La «Révolution de jasmin» rêvait d’une Tunisie plus juste. Mais les gouvernements successifs n’ont fait qu’exploser la dette, se liant les mains vis-à-vis des créanciers.
Depuis la chute de Ben Ali en janvier 2011, la dette extérieure tunisienne n’a cessé d’augmenter. D’après Fathi Chamkhi, porte-parole de l’association altermondialiste RAID1, en 2014 le solde est passé à 26 milliards de dinars (15 milliards de francs). «Cela représente une augmentation de 11 milliards de dinars sur quatre ans (2011-2014). Alors qu’en vingt-trois ans de régime Ben Ali, le solde ou l’encours de la dette était passé de 4 à 15 milliards. Cela prouve que la dette a joué un rôle fondamental en tant qu’outil contre-révolutionnaire.»
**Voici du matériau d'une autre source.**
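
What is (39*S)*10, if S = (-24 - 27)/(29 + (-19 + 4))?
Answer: -9945/7 ≈ -1420.7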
Comment expliquer cette évolution? Pour M. Chamkhi, après la révolution, la dette a servi de mécanisme de compensation. «La Tunisie est une économie néocoloniale, qui a besoin de devises pour fonctionner. Cette réserve de devises était alimentée par différentes sources comme le tourisme, les exportations de phosphate, etc. Toutes ces sources ont été affectées par la révolution, elles se sont affaiblies. Et qu’est-ce qui a pris le relais, qu’est-ce qui a compensé le manque? C’est la dette. Elle a joué un rôle stratégique.»
Levier de pouvoir colonial
Mais aussi un rôle politique: «La dette sert aussi à mettre en sursis, et au besoin à étrangler un pays qui pourrait avoir envie de remettre en cause le paiement de celle-ci», poursuit-il. En 2013, le gouvernement provisoire, contournant l’Assemblée nationale constituante, avait signé un accord de confirmation avec le Fonds monétaire international (FMI) pour un montant de 1,75 milliard de dollars (1,54 milliard de francs), conditionné par un programme d’ajustements structurels.
Le premier ministre Mehdi Jomaa n’a pas oublié de le rappeler au début du mois de mars, quand il a annoncé au pays qu’il se trouvait «dans une situation économique difficile» et a appelé la population à «faire des sacrifices». «Les réformes structurelles sont indispensables, le dialogue économique et social les définira, mais il n’y aura pas de nouveaux recrutements dans la fonction publique à l’horizon 2014», a-t-il précisé.
De son côté, l’Union européenne a décidé d’utiliser à la fois la carotte et le bâton. Elle propose d’accorder un nouveau prêt de 300 millions d’euros (365 millions de francs) à condition que la Tunisie applique à la lettre les mesures d’ajustement imposées par le FMI en 2013. L’assistance macro-financière sera notamment conditionnée par «un bilan satisfaisant continu en ce qui concerne la mise en œuvre d’un programme d’action comportant des mesures fortes d’ajustement et de réforme structurelle soutenues par un arrangement sur les crédits du FMI qui ne soit pas un arrangement de précaution», peut-on lire dans le rapport de la Commission de commerce international du parlement.
Sur le terrain social, et après le mouvement contestataire de janvier dernier qui a mené à l’instauration d’un gouvernement de «technocrates» (avec à sa tête Mehdi Jomaa, malgré tout ancien ministre de l’Industrie du gouvernement de l’islamiste Ali Larayedh), les luttes semblent bloquées. Alors que des élections doivent avoir lieu au cours du premier semestre 2014, les partis politiques de gauche paraissent paralysés face à Ennahda, la branche tunisienne des Frères musulmans, et empêtrés dans une alliance controversée – le Front de salut national – avec la droite libérale.
30% des jeunes diplômés au chômage
Le constat est semblable au niveau du syndicat UGTT (Union générale tunisienne du travail), mais la ligne de conciliation de la direction ne fait pas nécessairement l’unanimité à la base. «L’UGTT, avec ses militants syndicalistes révolutionnaires, pousse pour la continuation du processus au niveau social, mais le bureau exécutif national tend vers le calme et la paix sociale», explique Abdessalem Hidouri, professeur de philosophie et membre du bureau syndical de l’enseignement secondaire à Sidi Bouzid.
Alors qu’environ 15% de la population active reste sans emploi et que ce taux dépasse les 30% chez les jeunes diplômés, un jeune militant ironise: «Ici, en Tunisie, vous passez directement de membre de l’Union générale des étudiants de Tunisie (UGTT) à membre de l’Union des diplômés chômeurs (UDC).»
1.Membre des réseaux du Comité pour l’annulation de la dette du tiers monde (CADTM) et d’Attac.